The Department of Customs has planned to buy at least two more container scanners even though the two installed at Tribhuvan International Airport (TIA) in Kathmandu and the Inland Container Depot (ICD) in Birgunj are lying unused for lack of competent operators.
The x-ray scanning equipment allows inspectors to see through shipping containers at the goods inside thus helping to speed up manifest verification and customs clearance. The Customs Department said that the move was aimed at mechanizing the customs office and reducing the time taken to clear containers.
Director General of the Customs Department Shishir Kumar Dhungana said that he had issued the order to prepare the technical specifications for the purchase of the equipment.
The existing container scanners could not be used properly due to lack of technical support, the department said. The scanner at TIA has been lying idle for the last 11 years while the one at the ICD has not been functioning properly for the last few years.

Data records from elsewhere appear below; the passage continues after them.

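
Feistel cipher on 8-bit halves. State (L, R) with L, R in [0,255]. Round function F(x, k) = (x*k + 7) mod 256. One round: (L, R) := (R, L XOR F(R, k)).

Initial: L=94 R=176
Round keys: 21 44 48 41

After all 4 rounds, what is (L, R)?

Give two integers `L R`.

Round 1 (k=21): L=176 R=41
Round 2 (k=44): L=41 R=163
Round 3 (k=48): L=163 R=190
Round 4 (k=41): L=190 R=214

Answer: 190 214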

Dhungana said that the department would train customs staff to use the container scanners so that they can use them properly. The department has proposed to install the machines at customs offices where a high level of revenue leakage has been seen.

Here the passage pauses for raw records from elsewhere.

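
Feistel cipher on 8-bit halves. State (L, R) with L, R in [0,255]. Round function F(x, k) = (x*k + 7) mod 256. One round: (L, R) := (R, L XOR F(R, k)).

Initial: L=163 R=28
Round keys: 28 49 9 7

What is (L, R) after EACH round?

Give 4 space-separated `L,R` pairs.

Round 1 (k=28): L=28 R=180
Round 2 (k=49): L=180 R=103
Round 3 (k=9): L=103 R=18
Round 4 (k=7): L=18 R=226

Answer: 28,180 180,103 103,18 18,226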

“We will also make efforts to have the existing scanners back in operation if they can still be fixed,” he said. “I think the technology used in the scanner at the airport might be outdated.”

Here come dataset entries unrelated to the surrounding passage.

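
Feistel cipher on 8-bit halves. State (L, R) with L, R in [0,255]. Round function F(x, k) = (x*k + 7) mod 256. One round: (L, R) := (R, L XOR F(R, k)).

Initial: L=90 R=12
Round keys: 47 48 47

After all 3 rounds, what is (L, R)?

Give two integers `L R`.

Answer: 59 189

Derivation:
Round 1 (k=47): L=12 R=97
Round 2 (k=48): L=97 R=59
Round 3 (k=47): L=59 R=189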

Besides purchasing container scanners, the department has planned to acquire half a dozen baggage scanners at a cost of Rs 7-8 million each. There are six such scanners installed at TIA, and the department proposes to send the remaining one to the customs office at Kanchanpur. The new baggage scanners will be used at major customs offices around the country.
Similarly, the department intends to buy around 10 new vehicles to be used by key customs offices. “Even customs officers are forced to travel in confiscated autos for lack of the department’s own vehicles, and it looks somewhat odd,” said Dhungana.
According to him, automobiles confiscated by the Customs Department are being used by other government offices too. Customs offices around the country seize around 100 smuggled vehicles annually. They are auctioned off periodically.